Small’s early film experience includes working in both narrative and non-fiction form. She produced several independent projects for ITVS, American Public Television, and PBS. Credits include: Katrina Brown’s TRACES OF THE TRADE, Laurel Chiten’s THE JEW IN THE LOTUS, Beth Harrington’s THE BLINKING MADONNA AND OTHER MIRACLES, Maureen Foley’s AMERICAN WAKE, Steven Kijak’s NEVER MET PICASSO, and John Junkerman’s THE MISSISSIPPI RIVER OF SONG. When Small is not directing and editing her own work, she edits documentary films, including Bruce Twickler’s BROADSIDE (2009) and Lyda Kuth’s the directorial debut LOVE AND OTHER ANXIETIES (2011).
Supported by the Sundance Institute Documentary Film Program and the LEF Foundation, ONE CUT, ONE LIFE (2014) was invited in 2013 as a work-in-progress to IFP’s Independent Feature Market and the Sundance Institute’s Documentary and Story Edit Labs. Small and Pincus were able to complete most of the film before his passing
in November 2013. She finished the film in April 2014 for its world premiere at the Full Frame Documentary Film Festival.
Mary Kerr (Producer)
Mary Kerr is a media arts professional who has been working in the fields of film festival programming, documentary producing, and arts administration for more than 15 years. Currently, she is Manager of Creative Capital’s Professional Development Program, which creates workshops designed to teach artists the tools and strategies to transform their careers. Prior to Creative Capital, she was the Executive Director of The Flaherty, producer of the annual Robert Flaherty Film Seminar, which encourages filmmakers and other artists to explore the potential of the moving image.

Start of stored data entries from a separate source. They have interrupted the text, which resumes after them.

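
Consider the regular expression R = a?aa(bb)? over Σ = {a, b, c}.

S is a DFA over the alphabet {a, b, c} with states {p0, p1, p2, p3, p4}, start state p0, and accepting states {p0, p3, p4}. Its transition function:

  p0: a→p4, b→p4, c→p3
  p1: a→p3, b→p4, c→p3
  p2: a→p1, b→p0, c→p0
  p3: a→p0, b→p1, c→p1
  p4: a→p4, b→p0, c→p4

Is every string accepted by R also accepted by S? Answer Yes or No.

Yes

Converting the expression R to a DFA (subset construction, then merging equivalent states) gives the minimal DFA with states {r0, r1, r2, r3, r4, r5, r6}, start state r0, accepting states {r3, r4, r6} and transitions r0: a→r1, b→r2, c→r2; r1: a→r3, b→r2, c→r2; r2: a→r2, b→r2, c→r2; r3: a→r4, b→r5, c→r2; r4: a→r2, b→r5, c→r2; r5: a→r2, b→r6, c→r2; r6: a→r2, b→r2, c→r2.
Exploring the product automaton R × S from the start pair (r0, p0), following both machines on each input symbol, reaches 10 state pairs: (r0, p0), (r1, p4), (r2, p4), (r2, p3), (r3, p4), (r2, p0), (r2, p1), (r4, p4), (r5, p0), (r6, p4).
R accepts in {r3, r4, r6} and S accepts in {p0, p3, p4}. The reachable pairs whose R-component is accepting are (r3, p4), (r4, p4), (r6, p4); in each of them the S-component is accepting too, so the product for L(R) \ L(S) (R-component accepting, S-component rejecting) has no reachable accepting pair and the difference is empty.
Hence every string in L(R) is also in L(S).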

She began her media arts career as a film programmer, programming for the Sundance, Los Angeles, Gen Art, and Maryland Film Festivals, and in 2003, became Director of Programming for the SILVERDOCS: AFI/Discovery Channel Documentary Festival. She has served on funding panels for the NEA, NYSCA, ITVS, POV, Tribeca Gucci Fund; juries for the Ashland, Full Frame, Sarasota, US Comedy Arts, and Nordisk Panorama Film Festivals; and sits on the board of New York Film Video Council. She holds a B.S. in Journalism from University of Maryland and currently lives in Brooklyn, NY.
Danielle Morgan (Associate Editor, Assistant Producer)
An award-winning filmmaker, Danielle began by creating experimental narrative films on super8, editing in camera or with a splicer and tape. She went on to earn a masters degree in film at New York University’s Tisch School of the Arts where she was awarded a Graduate Assistant position in Editing and a Hollywood Foreign Press Award for her thesis film, DEADBEAT. A post-production professional living in Brooklyn, Danielle has collaborated with numerous award-winning filmmakers and organizations including Lynn Shelton, Guy Maddin, Laura Poitras, Killer films and Lincoln Center. She is currently working with her wife, actor/writer Katherine E. Scharhon, on their first feature, RULES FOR DROWNING.